Infomechanics of Independent and Identically Distributed Particles

TL;DR

This paper integrates statistical mechanics and information theory by modeling particles as i.i.d. random variables, revealing that Boltzmann-Planck entropy is a conditional entropy, and deriving new results for the distribution of energy levels and entropy at various conditions.

Contribution

It introduces an information-theoretic framework for statistical mechanics, challenging the assumption of equally probable microstates and deriving new formulas for entropy and energy distributions.

Findings

Boltzmann-Planck entropy is a conditional entropy.

Derived the probability distribution of energy level occupancy.

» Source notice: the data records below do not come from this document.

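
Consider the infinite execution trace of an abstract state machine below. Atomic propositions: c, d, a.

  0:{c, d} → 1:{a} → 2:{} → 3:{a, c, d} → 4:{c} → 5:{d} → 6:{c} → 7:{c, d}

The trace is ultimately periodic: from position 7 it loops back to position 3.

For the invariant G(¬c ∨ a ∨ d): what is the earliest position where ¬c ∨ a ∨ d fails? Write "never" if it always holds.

4

Check ¬c ∨ a ∨ d at each position in order: 0 ✓, 1 ✓, 2 ✓, 3 ✓.
At position 4 the labels are {c}, so ¬c ∨ a ∨ d is false there. This is the first violation.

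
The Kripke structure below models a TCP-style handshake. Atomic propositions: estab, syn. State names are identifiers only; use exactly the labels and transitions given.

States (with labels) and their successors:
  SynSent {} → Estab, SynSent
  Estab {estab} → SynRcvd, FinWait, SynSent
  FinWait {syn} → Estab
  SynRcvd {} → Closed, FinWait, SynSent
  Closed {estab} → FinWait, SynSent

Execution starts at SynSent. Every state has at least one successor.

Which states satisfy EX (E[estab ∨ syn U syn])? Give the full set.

{SynSent, Estab, FinWait, SynRcvd, Closed}

States satisfying E[estab ∨ syn U syn]: {Estab, FinWait, Closed}.
States satisfying EX (E[estab ∨ syn U syn]): {SynSent, Estab, FinWait, SynRcvd, Closed}.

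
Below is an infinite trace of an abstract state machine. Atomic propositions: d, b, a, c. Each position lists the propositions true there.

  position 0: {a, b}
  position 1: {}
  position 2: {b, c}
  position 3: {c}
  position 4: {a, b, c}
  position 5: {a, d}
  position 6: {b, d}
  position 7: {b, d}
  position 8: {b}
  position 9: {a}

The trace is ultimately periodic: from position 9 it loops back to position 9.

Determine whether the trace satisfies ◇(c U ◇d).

Satisfied

c U ◇d holds at position 0, which is reachable from 0, so ◇(c U ◇d) holds.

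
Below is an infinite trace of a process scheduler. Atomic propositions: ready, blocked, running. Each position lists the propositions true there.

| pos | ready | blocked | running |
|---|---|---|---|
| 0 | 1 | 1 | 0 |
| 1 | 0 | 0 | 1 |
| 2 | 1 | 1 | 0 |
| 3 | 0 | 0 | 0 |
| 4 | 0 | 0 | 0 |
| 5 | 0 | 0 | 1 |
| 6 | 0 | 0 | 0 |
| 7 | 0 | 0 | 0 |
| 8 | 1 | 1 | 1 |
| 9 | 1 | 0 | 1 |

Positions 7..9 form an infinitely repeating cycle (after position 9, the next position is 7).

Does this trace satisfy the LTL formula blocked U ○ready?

Walking from position 0: ○ready first holds at position 1, and blocked holds at every earlier position along the way, so blocked U ○ready holds.

Holds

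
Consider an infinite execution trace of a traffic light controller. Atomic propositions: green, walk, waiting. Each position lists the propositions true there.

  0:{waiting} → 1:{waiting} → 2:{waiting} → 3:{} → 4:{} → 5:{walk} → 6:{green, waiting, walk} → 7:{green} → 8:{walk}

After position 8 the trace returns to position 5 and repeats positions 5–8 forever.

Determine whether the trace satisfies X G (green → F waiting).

The position after 0 is 1; G (green → F waiting) is true there.

Satisfied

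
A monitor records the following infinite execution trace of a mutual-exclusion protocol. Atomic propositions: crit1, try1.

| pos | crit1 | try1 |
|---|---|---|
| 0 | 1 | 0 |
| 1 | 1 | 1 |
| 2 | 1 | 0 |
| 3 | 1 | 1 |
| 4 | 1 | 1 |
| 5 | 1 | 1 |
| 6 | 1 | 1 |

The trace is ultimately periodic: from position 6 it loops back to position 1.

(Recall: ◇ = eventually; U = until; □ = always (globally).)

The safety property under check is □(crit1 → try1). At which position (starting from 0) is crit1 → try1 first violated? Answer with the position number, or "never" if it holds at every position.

At position 0 the labels are {crit1}, so crit1 → try1 is false there. This is the first violation.

0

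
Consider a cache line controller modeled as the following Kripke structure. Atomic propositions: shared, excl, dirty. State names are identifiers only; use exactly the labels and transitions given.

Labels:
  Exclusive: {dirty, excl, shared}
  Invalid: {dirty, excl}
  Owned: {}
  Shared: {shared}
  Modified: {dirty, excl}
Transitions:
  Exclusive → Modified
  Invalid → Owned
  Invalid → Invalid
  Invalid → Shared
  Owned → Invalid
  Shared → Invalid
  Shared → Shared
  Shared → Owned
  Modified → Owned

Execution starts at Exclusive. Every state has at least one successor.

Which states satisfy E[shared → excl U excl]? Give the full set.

{Exclusive, Invalid, Owned, Modified}

States satisfying shared → excl: {Exclusive, Invalid, Owned, Modified}.
States satisfying excl: {Exclusive, Invalid, Modified}.
States satisfying E[shared → excl U excl]: {Exclusive, Invalid, Owned, Modified}.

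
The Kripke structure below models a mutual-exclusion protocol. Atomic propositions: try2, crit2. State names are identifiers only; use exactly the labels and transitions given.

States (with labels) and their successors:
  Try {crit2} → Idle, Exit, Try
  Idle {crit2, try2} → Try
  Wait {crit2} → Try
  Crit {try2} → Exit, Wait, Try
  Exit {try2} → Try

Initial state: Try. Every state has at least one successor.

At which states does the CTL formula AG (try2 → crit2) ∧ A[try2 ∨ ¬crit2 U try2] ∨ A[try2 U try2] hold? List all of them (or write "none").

{Idle, Crit, Exit}

States satisfying try2 → crit2: {Try, Idle, Wait}.
States satisfying AG (try2 → crit2): ∅.
States satisfying try2 ∨ ¬crit2: {Idle, Crit, Exit}.
States satisfying try2: {Idle, Crit, Exit}.
States satisfying A[try2 ∨ ¬crit2 U try2]: {Idle, Crit, Exit}.
States satisfying AG (try2 → crit2) ∧ A[try2 ∨ ¬crit2 U try2]: ∅.
States satisfying A[try2 U try2]: {Idle, Crit, Exit}.
States satisfying AG (try2 → crit2) ∧ A[try2 ∨ ¬crit2 U try2] ∨ A[try2 U try2]: {Idle, Crit, Exit}.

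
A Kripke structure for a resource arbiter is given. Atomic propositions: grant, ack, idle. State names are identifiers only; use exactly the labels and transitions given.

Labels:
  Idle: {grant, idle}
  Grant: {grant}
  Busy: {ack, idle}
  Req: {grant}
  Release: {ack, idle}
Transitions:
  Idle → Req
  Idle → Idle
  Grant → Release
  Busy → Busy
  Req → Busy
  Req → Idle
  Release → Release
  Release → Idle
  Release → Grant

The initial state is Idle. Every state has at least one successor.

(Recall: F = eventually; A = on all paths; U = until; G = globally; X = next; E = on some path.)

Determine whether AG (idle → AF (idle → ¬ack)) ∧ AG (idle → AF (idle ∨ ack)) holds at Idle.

Does not hold

States satisfying idle → AF (idle → ¬ack): {Idle, Grant, Req}.
States satisfying AG (idle → AF (idle → ¬ack)): ∅.
States satisfying idle → AF (idle ∨ ack): {Idle, Grant, Busy, Req, Release}.
States satisfying AG (idle → AF (idle ∨ ack)): {Idle, Grant, Busy, Req, Release}.
States satisfying AG (idle → AF (idle → ¬ack)) ∧ AG (idle → AF (idle ∨ ack)): ∅.
Idle ∉ Sat(AG (idle → AF (idle → ¬ack)) ∧ AG (idle → AF (idle ∨ ack))).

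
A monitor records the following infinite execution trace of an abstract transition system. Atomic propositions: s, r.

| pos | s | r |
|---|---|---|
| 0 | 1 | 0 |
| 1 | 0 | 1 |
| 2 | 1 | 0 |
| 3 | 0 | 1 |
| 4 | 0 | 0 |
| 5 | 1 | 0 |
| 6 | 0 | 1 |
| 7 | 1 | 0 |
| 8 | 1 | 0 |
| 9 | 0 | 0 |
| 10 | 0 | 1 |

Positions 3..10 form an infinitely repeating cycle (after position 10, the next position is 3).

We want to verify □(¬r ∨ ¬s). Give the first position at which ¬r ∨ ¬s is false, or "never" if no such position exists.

¬r ∨ ¬s holds at every position 0..10, and those are all the positions the trace ever visits, so the invariant □(¬r ∨ ¬s) is never violated.

never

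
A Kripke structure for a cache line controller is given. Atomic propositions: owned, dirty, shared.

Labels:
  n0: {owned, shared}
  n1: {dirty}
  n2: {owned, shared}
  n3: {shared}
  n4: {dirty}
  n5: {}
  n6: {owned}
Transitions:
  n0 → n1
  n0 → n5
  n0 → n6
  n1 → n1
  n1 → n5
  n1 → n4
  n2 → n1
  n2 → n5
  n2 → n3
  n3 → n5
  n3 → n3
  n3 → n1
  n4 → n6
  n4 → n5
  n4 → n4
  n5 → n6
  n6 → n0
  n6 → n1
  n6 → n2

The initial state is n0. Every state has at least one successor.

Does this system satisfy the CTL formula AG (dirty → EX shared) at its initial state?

States satisfying dirty → EX shared: {n0, n2, n3, n5, n6}.
States satisfying AG (dirty → EX shared): ∅.
n1 is reachable from n0 and violates dirty → EX shared, so AG fails at n0.
n0 ∉ Sat(AG (dirty → EX shared)).

No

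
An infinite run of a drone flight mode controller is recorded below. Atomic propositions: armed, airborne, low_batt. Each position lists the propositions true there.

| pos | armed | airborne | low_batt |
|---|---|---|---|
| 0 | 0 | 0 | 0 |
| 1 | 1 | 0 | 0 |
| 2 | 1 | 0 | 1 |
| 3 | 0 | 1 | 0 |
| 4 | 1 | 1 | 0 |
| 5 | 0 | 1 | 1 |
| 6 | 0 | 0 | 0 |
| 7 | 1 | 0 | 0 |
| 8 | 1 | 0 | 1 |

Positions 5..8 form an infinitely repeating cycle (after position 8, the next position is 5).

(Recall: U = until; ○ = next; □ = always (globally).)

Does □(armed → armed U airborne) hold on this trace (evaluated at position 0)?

armed → armed U airborne holds at every position 0..8, and those are all positions ever visited, so □(armed → armed U airborne) holds.
Positions where armed holds: 1, 2, 4, 7, 8.
Check armed U airborne at each: 1→ok, 2→ok, 4→ok, 7→ok, 8→ok.

Satisfied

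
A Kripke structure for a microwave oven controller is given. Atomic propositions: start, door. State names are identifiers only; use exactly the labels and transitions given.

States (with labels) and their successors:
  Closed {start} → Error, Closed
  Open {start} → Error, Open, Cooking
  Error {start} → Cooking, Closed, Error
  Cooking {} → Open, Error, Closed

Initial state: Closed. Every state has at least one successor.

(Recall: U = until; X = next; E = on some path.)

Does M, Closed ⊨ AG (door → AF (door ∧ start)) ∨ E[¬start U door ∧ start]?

Holds

States satisfying door → AF (door ∧ start): {Closed, Open, Error, Cooking}.
States satisfying AG (door → AF (door ∧ start)): {Closed, Open, Error, Cooking}.
States satisfying ¬start: {Cooking}.
States satisfying door ∧ start: ∅.
States satisfying E[¬start U door ∧ start]: ∅.
States satisfying AG (door → AF (door ∧ start)) ∨ E[¬start U door ∧ start]: {Closed, Open, Error, Cooking}.
Closed ∈ Sat(AG (door → AF (door ∧ start)) ∨ E[¬start U door ∧ start]).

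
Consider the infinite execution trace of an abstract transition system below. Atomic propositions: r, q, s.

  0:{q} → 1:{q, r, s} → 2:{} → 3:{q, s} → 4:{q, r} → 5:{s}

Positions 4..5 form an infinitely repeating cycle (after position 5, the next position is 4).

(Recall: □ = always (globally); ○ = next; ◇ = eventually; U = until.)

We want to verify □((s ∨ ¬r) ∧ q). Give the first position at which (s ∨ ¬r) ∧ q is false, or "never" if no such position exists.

2

Check (s ∨ ¬r) ∧ q at each position in order: 0 ✓, 1 ✓.
At position 2 the labels are {}, so (s ∨ ¬r) ∧ q is false there. This is the first violation.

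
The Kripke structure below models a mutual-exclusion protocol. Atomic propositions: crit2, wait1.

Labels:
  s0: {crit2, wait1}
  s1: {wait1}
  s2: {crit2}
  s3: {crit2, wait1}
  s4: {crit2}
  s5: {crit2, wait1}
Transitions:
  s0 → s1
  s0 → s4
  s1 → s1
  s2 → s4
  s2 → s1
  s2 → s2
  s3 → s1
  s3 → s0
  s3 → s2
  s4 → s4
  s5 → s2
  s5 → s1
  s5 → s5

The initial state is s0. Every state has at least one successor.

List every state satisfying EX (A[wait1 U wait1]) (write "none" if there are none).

States satisfying A[wait1 U wait1]: {s0, s1, s3, s5}.
States satisfying EX (A[wait1 U wait1]): {s0, s1, s2, s3, s5}.

{s0, s1, s2, s3, s5}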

Provided an exact formula for the entropy of an ideal gas at low temperature.

Abstract

The paper moves a step towards the full integration of statistical mechanics and information theory. Starting from the assumption that the thermodynamical system is composed by particles whose quantized energies can be modelled as independent and identically distributed random variables, the paper proposes an approach whose cornerstones are the information-theoretic typical set and the conditional equiprobability of microstates given certain macrostates of the system. When taken together, these two concepts explain why the standard assumption of equally probable microstates is non-necessary (if not misleading) and show that the celebrated Boltzmann-Planck entropy is indeed a conditional entropy with deterministic condition. Several new specific results of physical relevance are derived from this approach, among which are the probability distribution of the occupancy numbers of the energy levels and an exact formula for the ideal gas in a container that gives the entropy of the gas also at low temperature. These specific results are pieces of a self-consistent and unified framework that encompasses the cases of low and high temperature, of indexed and non-indexed particles, of small and large number of particles, of microcanonical, canonical and grand canonical ensembles.